A escalada do feminicídio e a impunidade que dá voz ao agressor
No Brasil, todos os dias, mulheres são silenciadas pela violência. Algumas gritam por socorro e não são ouvidas. Outras denunciam, mas têm suas palavras desacreditadas. Há ainda aquelas que, mesmo após a morte, continuam tendo suas histórias distorcidas pela mídia e negligenciadas pelo sistema de justiça. Quantas vezes uma mulher pode ser calada até que a sociedade decida escutá-la de verdade?
Para Jacqueline Moraes, secretária de Estado das Mulheres do Espírito Santo, esse silenciamento é uma das faces mais cruéis da violência. “Existe toda uma construção cultural de vergonha, medo, falta de autossuficiência. Também há crenças limitantes, como a do casamento eterno, que fazem com que essa mulher não tome uma atitude. A falta de autonomia financeira é outro fator. Tudo isso vem de uma estrutura patriarcal e machista que a sociedade sustenta.”, afirma.
Dados do Ministério das Mulheres escancaram o cenário: entre janeiro e julho de 2024, o Ligue 180 — principal canal de denúncias de violência contra a mulher — recebeu mais de 84,3 mil registros, um aumento de 33,5% em comparação ao mesmo período do ano anterior. No Espírito Santo, o crescimento foi ainda maior: 66,58%. E mesmo com maior visibilidade, os casos de feminicídio também aumentaram. Até agosto, 38 mulheres foram assassinadas no estado por motivação de gênero, superando as 35 mortes registradas em todo o ano anterior.
Um estudo da consultoria Tewa 225 revelou que Vitória–ES é hoje a capital brasileira com mais dificuldades para enfrentar as desigualdades de gênero.
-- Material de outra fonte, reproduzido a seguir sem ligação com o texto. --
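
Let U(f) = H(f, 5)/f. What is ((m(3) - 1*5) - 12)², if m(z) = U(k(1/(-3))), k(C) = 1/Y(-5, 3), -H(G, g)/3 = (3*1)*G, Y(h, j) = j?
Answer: 676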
A pesquisa levou em conta indicadores como taxa de feminicídio, disparidade salarial entre homens e mulheres, representatividade política e vulnerabilidade de jovens do sexo feminino.
Apesar de campanhas como “Feminicídio Zero”, do Ministério das Mulheres, o medo continua sendo um obstáculo gigantesco. Muitas mulheres hesitam em denunciar por temerem represálias ou simplesmente por não acreditarem que serão acolhidas — e, quando conseguem, nem sempre recebem proteção imediata.
“Uma mulher só denuncia se confia na rede de apoio”, reforça Jacqueline. Ela lembra que, antes da Lei Maria da Penha, muitas passavam décadas em relações abusivas sem nunca relatar. Hoje temos mecanismos, mas os Estados ainda estão se fortalecendo. Muitas não denunciam porque não sabem para onde ir, o que fazer. A sociedade e instituições como as igrejas também reforçam que ela deve aguentar mais um pouco ou que ele ‘só é agressivo porque bebe’. Trabalhamos com políticas públicas para encorajá-las a sair desse ciclo.”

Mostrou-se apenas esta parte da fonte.